One of the decisions I have to make involves my own political behavior. I've always been politically active, both in my community and online. I've also frequently contributed money to political campaigns and organizations involved in advocacy. News organizations generally prohibit employees from publicly expressing political opinions outside the editorial pages. The Associated Press, for example, includes the following language in The Associated Press Stylebook 2013 (Associated Press Stylebook and Briefing on Media Law) :
Anyone who works for the AP must be mindful that opinions they express may damage the AP's reputation as an unbiased source of news. They must refrain from declaring their views on contentious public issues in any public forum, whether in Web logs, chat rooms, letters to the editor, petitions, bumper stickers or lapel buttons, and must not take part in demonstrations in support of causes or movements.
Before the Tortoise begins publication, I have to develop a policy on my own political pronouncements and activities, and stick to it. I doubt that whatever I come up with will be as restrictive as the AP policy, but on the other hand reporting on local campaigns while playing an active role in them could undermine the credibility of the publication.
A second issue regarding bias is the content of the news itself. There is a whole political cottage industry monitoring the real or perceived bias of various news outlets. In reality, there is no way to avoid bias, because as soon as a publication decides to report one story, and ignore another, it is exhibiting a bias. It has made a decision that one story is worth reporting, and the alternative story isn't. Balance is another concept related to bias. It is easy to come up with absurd examples to show that some degree of bias is necessary when attempting to balance opinions on an issue. Should a spokeperson from the Flat Earth Society be invited to comment on articles related to earth science? Should a Ku Klux Klan leader be given a spot on discussions of race relations? My answer to both these question would be no, and in fact I'd draw the boundaries even more narrowly. Some people and organizations don't have input worth including, and writers and editors should be making decisions about how many viewpoints to include in a story on a particular topic.

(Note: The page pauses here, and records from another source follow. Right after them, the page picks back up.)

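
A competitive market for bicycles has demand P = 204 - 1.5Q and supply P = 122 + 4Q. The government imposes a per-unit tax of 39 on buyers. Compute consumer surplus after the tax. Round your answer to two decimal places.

Pre-tax equilibrium: 204 - 1.5Q = 122 + 4Q gives Q* = 14.9091, P* = 181.6364.
With the tax, buyers' net willingness to pay falls by 39: (204 - 39) - 1.5Q = 122 + 4Q, so Q_t = 7.8182. Buyers pay P_b = 192.2727; sellers receive P_s = P_b - 39 = 153.2727.
Consumer surplus is the triangle under demand above P_b: (1/2)(7.8182)(204 - 192.2727) = 45.843.

45.84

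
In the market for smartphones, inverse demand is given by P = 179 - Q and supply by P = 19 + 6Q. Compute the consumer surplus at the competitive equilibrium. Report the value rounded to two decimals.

Setting demand equal to supply, 160 = 7Q, so Q* = 22.8571 and P* = 156.1429.
The demand choke price is 179, so CS = (1/2)(Q*)(179 - P*) = (1/2)(22.8571)(22.8571) = 261.2245.

261.22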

The Code of Ethics of the Society of Professional Journalists doesn't use the word "bias" and only uses the word "balance" in an unrelated context. It does hint at it in the following lines, though:
Distinguish between advocacy and news reporting. Analysis and commentary should be labeled and not misrepresent fact or context.
Remain free of associations and activities that may compromise integrity or damage credibility.

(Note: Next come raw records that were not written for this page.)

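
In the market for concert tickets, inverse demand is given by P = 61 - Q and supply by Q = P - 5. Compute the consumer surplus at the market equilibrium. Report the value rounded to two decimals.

Rewriting supply in inverse form: P = 5 + Q.
Setting demand equal to supply, 56 = 2Q, so Q* = 28 and P* = 33.
Consumer surplus is the triangle under demand above P*: (1/2)(28)(61 - 33) = (1/2)(28)(28) = 392.

392.00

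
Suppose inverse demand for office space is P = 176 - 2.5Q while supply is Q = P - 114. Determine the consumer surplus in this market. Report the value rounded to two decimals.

392.24

Rewriting supply in inverse form: P = 114 + Q.
Set 176 - 2.5Q = 114 + Q, which gives 62 = 3.5Q, so Q* = 17.7143 and P* = 176 - 2.5(17.7143) = 131.7143.
Consumer surplus is the triangle under demand above P*: (1/2)(17.7143)(176 - 131.7143) = (1/2)(17.7143)(44.2857) = 392.2449.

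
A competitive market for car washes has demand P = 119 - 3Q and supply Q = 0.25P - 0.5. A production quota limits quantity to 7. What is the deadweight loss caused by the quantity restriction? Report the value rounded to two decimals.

330.29

Rewriting supply in inverse form: P = 2 + 4Q.
Unrestricted equilibrium: Q* = (119 - 2)/(3 + 4) = 16.7143.
At Q = 7 the demand price is 119 - 3(7) = 98 and the supply price is 2 + 4(7) = 30.
DWL = (1/2)(gap between curves at 7) x (Q* - 7) = (1/2)(68)(9.7143) = 330.2857.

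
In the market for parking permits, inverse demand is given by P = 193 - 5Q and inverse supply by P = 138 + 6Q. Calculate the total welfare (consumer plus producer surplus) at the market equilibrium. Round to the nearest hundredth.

137.50

Setting demand equal to supply, 55 = 11Q, so Q* = 5 and P* = 168.
Total surplus is the full triangle between the curves from 0 to Q*: (1/2)(5)(193 - 138) = 137.5.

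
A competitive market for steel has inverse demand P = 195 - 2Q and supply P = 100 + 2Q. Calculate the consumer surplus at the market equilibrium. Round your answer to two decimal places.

564.06

Setting demand equal to supply, 95 = 4Q, so Q* = 23.75 and P* = 147.5.
CS is the area between the demand curve and P* from 0 to Q*: (1/2)(23.75)(47.5) = 564.0625.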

These are both reasonable statements, although neither gives a very clear guide for behavior.
So it might be a good idea to back up and ask a basic question. Why is bias a bad thing? The primary negative outcome of bias is that it often causes distortion of the truth by filtering out information which runs counter to the preconceptions of a writer or editor. In the cognitive sciences it's known under a variety of names, depending on the specific example, including "confirmation bias", "cognitive dissonance", and "selective exposure". Sue Ellen Christian, a researcher in the School of Communication at Western Michigan University, wrote a paper entitled Cognitive Biases and Errors as Cause—and Journalistic Best Practices as Effect.
The abstract of her paper states:
This article argues that basic ethical principles of U.S. journalism as described in the Society of Professional Journalists’ Code of Ethics are the result of, and a response to, cognitive bias and error. Cognitive biases and errors necessitate journalistic best practices to correct or attenuate them. Social cognitive processes explored include stereotyping, confirmation bias, and attribution. These concepts are noteworthy because each may be activated by the practice of journalism, and each has been shown to be susceptible to attenuation through specific practices. The article concludes with ideas for integrating cognition into journalism education.

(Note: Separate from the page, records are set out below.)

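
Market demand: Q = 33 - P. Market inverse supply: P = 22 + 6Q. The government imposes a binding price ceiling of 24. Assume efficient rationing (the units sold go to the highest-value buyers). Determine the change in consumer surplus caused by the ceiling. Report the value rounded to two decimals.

1.71

Rewriting demand in inverse form: P = 33 - Q.
Without the control, 33 - Q = 22 + 6Q so Q* = 1.5714 and P* = 31.4286.
At the ceiling price 24, quantity supplied is (24 - 22)/6 = 0.3333; supply is the short side, so Q = 0.3333 trades at P = 24.
CS goes from (1/2)(1.5714)(1.5714) = 1.2347 to 2.9444 (computed as (33 - 24)(0.3333) - (1/2)(1)(0.3333)^2), a change of 1.7098.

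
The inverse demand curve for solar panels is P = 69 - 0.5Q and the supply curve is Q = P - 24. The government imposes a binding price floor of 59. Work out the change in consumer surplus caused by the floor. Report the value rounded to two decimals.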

I think this is the key to developing a reasonable principle around both bias and balance. Journalists can't be expected to eradicate their biases, and they can't be expected to achieve perfect balance in a story. What they can do is understand their own biases, and to take steps to avoid those biases affecting the accuracy and completeness of their articles. The existing codes of ethics and policies attempt to do this by setting up simple rules. Focusing on why bias is often detrimental to good journalism, and techniques for recognizing and, if need be, circumventing those biases could be a more productive approach than any concise code of ethics.